Shifting a menu toward scratch-made

Published by the Food Service Director

Spokane Public Schools in Spokane, Wash., received a grant to help begin its scratch-made menu.  Three and half years ago, Empire Health Foundation, a regional charitable foundation, awarded the district $1 million to fund its efforts, which included training for all nutrition staff and implementation of a menu that included scratch-made options.  

The district decided to split the training into waves and take things step by step, says Garrett Berdan, menu supervisor. 

“We had managers go through in phases. We had a first wave of kitchens who wanted to be the pioneers into the program and so they were the first kitchens that went to scratch, and then we had training for the remainder of the kitchens,” he says. “Everyone by now has been training through the program, and so we’re continuing to plug along.”

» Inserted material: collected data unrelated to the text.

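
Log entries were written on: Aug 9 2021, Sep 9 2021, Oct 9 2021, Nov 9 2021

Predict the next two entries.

The day-of-month is always 9 (31, 30, 31 days between events).
So this recurs on the 9th of each month.
December 2021: Dec 9 2021.
Next: January 2022 → Jan 9 2022.

Dec 9 2021, Jan 9 2022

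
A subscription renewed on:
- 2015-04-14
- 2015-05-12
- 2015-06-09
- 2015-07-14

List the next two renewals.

Gaps: 28, 28, 35 days — a mix of 28 and 35. Every date is a Tuesday.
Each is the 2nd Tuesday of its month.
2nd Tuesday of August 2015: 2015-08-11.
September 2015 — 2nd Tuesday is 2015-09-08.

2015-08-11, 2015-09-08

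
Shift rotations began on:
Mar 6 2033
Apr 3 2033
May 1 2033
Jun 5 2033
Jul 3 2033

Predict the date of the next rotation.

These are Sundays at 28- or 35-day spacing (28, 28, 35, 28).
The pattern: 1st Sunday of the month.
1st Sunday of August 2033: Aug 7 2033.

Aug 7 2033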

The district’s latest push toward scratch-made is a new cafeteria at one of its elementary schools dedicated to producing meals in-house. When choosing what would be included in the new back of house, Berdan says that the team made sure to purchase equipment that would serve them well into the future. 

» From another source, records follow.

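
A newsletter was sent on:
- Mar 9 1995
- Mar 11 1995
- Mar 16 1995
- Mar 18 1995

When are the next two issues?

Mar 23 1995, Mar 25 1995

Gaps: 2, 5, 2 days — not constant, but cyclic with period 2.
The events fall on every Thursday and Saturday.
The following Thursday is Mar 23 1995.
The following Saturday is Mar 25 1995.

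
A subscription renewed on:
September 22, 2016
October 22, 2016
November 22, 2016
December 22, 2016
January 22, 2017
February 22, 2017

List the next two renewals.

The day-of-month is always 22 (30, 31, 30, 31, 31 days between events).
So this recurs on the 22nd of each month.
Next: March 2017 → March 22, 2017.
April 2017: April 22, 2017.

March 22, 2017; April 22, 2017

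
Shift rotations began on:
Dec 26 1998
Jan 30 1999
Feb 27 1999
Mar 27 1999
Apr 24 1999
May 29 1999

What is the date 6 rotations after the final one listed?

All Saturdays; the gaps (35, 28, 28, 28, 35) vary with month length.
This is the last Saturday of each month.
Last Saturday of June 1999: Jun 26 1999.
Last Saturday of July 1999: Jul 31 1999.
August 1999 ends with Saturday Aug 28 1999.
September 1999 ends with Saturday Sep 25 1999.
Last Saturday of October 1999: Oct 30 1999.
November 1999 ends with Saturday Nov 27 1999.

Nov 27 1999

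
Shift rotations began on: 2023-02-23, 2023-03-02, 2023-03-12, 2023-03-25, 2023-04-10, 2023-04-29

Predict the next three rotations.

Intervals are 7, 10, 13, 16, 19 days — an arithmetic progression with common difference 3.
Next gap: 22 days. 2023-04-29 + 22 days = 2023-05-21.
Next gap: 25 days. 2023-05-21 + 25 days = 2023-06-15.
Next gap: 28 days. 2023-06-15 + 28 days = 2023-07-13.

2023-05-21, 2023-06-15, 2023-07-13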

“We found a lot of use in combi ovens, so we made sure to have a double combi oven in this kitchen,” he says. “We also have a double convection oven, and then we have a steam jacketed kettle for soups and sauces.” 

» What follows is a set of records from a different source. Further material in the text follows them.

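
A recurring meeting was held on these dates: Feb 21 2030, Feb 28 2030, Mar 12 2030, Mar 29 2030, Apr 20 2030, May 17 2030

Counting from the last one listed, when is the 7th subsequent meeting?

Intervals are 7, 12, 17, 22, 27 days — an arithmetic progression with common difference 5.
Next gap: 32 days. May 17 2030 + 32 days = Jun 18 2030.
Next gap: 37 days. Jun 18 2030 + 37 days = Jul 25 2030.
Next gap: 42 days. Jul 25 2030 + 42 days = Sep 5 2030.
Next gap: 47 days. Sep 5 2030 + 47 days = Oct 22 2030.
Next gap: 52 days. Oct 22 2030 + 52 days = Dec 13 2030.
Next gap: 57 days. Dec 13 2030 + 57 days = Feb 8 2031.
Next gap: 62 days. Feb 8 2031 + 62 days = Apr 11 2031.

Apr 11 2031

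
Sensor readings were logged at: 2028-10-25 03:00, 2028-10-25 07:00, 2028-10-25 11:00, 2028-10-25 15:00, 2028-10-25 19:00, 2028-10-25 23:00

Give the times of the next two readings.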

Popular scratch-made items include pasta dishes and a creamy Thai chicken over rice. 

“We use a sunflower seed butter as kind of part of the sauce and [that dish] comes together really nicely,” Berdan says. “It has great flavor.”

Approximately a quarter of the district’s menu is scratch-made. Berdan currently has a whiteboard full of ideas for potential additions to next school year’s menu. 

“I’m thinking of … making hummus in-house and doing a sort of a hummus and pita or hummus and chips grab-and-go lunch item,” he says. “I’m also considering doing a housemade granola for our menu, which would be a great feature at all levels.”